For today, I am not going to give you the full detail on mast cells, just to tell you that play a key role in inflammatory responses and that they can get over-activated and cause problems in various parts of your body.

It is well established that you can calm down your overactive mast cells with histamine antagonists.  There are H1 antagonists like Claritin/Loratadine and H2 antagonists like Tagamet.  H1 antagonists are commonly used to control allergies, and H2 antagonists are commonly used for stomach ulcers and GERD.

Claritin is off patent, cheap and available over the counter in many countries.

I was reading about mast cells and various associated disorders; I came across a site written by a lady whose life had been taken over by over-activation of her mast cells.  It had taken many years to get an accurate diagnosis.  One of her symptoms was an unpleasant tingling sensation in her arms and legs.
This began to ring some bells in my mind.  Sometimes, you read of autistic people talking about a horrible sensation like something is crawling up their arms and legs.  This then provokes a big tantrum.

Monty, aged 10 and with ASD, is newly communicative about his feelings.  On occasion, when things are not going swimmingly, he now says “Ï want to be nice”, as he struggles to maintain self-control, and then something like “to hit your leg”  or “I feel angry” and then, if no intervention is made, he might actually hit his leg.  We fortunately no longer have classic autism tantrums, but it is still clear that something is not quite right.

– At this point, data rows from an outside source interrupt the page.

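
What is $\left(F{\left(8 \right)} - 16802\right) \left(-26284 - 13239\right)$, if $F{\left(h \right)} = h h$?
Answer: $661535974$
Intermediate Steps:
$F{\left(h \right)} = h^{2}$
$\left(F{\left(8 \right)} - 16802\right) \left(-26284 - 13239\right) = \left(8^{2} - 16802\right) \left(-26284 - 13239\right) = \left(64 - 16802\right) \left(-39523\right) = \left(-16738\right) \left(-39523\right) = 661535974$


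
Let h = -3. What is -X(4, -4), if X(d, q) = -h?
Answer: -3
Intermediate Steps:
X(d, q) = 3 (X(d, q) = -1*(-3) = 3)
-X(4, -4) = -1*3 = -3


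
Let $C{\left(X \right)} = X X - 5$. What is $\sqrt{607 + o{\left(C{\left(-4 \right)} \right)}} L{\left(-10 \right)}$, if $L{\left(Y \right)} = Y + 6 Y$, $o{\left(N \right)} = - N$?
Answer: $- 140 \sqrt{149} \approx -1708.9$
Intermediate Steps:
$C{\left(X \right)} = -5 + X^{2}$ ($C{\left(X \right)} = X^{2} - 5 = -5 + X^{2}$)
$L{\left(Y \right)} = 7 Y$
$\sqrt{607 + o{\left(C{\left(-4 \right)} \right)}} L{\left(-10 \right)} = \sqrt{607 - \left(-5 + \left(-4\right)^{2}\right)} 7 \left(-10\right) = \sqrt{607 - \left(-5 + 16\right)} \left(-70\right) = \sqrt{607 - 11} \left(-70\right) = \sqrt{596} \left(-70\right) = 2 \sqrt{149} \left(-70\right) = - 140 \sqrt{149}$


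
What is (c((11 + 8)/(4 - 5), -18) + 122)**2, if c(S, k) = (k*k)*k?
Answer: 32604100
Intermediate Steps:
c(S, k) = k**3 (c(S, k) = k**2*k = k**3)
(c((11 + 8)/(4 - 5), -18) + 122)**2 = ((-18)**3 + 122)**2 = (-5832 + 122)**2 = (-5710)**2 = 32604100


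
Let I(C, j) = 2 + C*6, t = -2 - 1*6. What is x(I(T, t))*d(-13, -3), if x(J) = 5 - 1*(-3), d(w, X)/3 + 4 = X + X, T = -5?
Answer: -240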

This is a relatively recent development and so I felt the need to address it promptly.  So today when the pattern developed again, I was ready with a spoonful of Claritin.  Sure enough, within half an hour, everything was calm again and has remained so.
Monty did have mild signs of allergy, but not enough to have raised any concerns.

The immune system is intimately connected to the HPA-axis (hypothalamic-pituitary-adrenal axis), which controls and releases a whole range of hormones into your body.  So something going astray in your immune system can produce a whole cascade of effects which may appear to have nothing to do with the immune system.


If your child with ASD exhibits anger, tantrums or violence, try a dose of an anti-histamine drug like Claritin.  If everything resolves itself within half an hour, you would be well advised to read up on mast cells.

The self-proclaimed master of the mast cell is a Dr Theoharides, who has published many papers and has developed various supplements.  He has a very thorough website linking to his papers and some videos.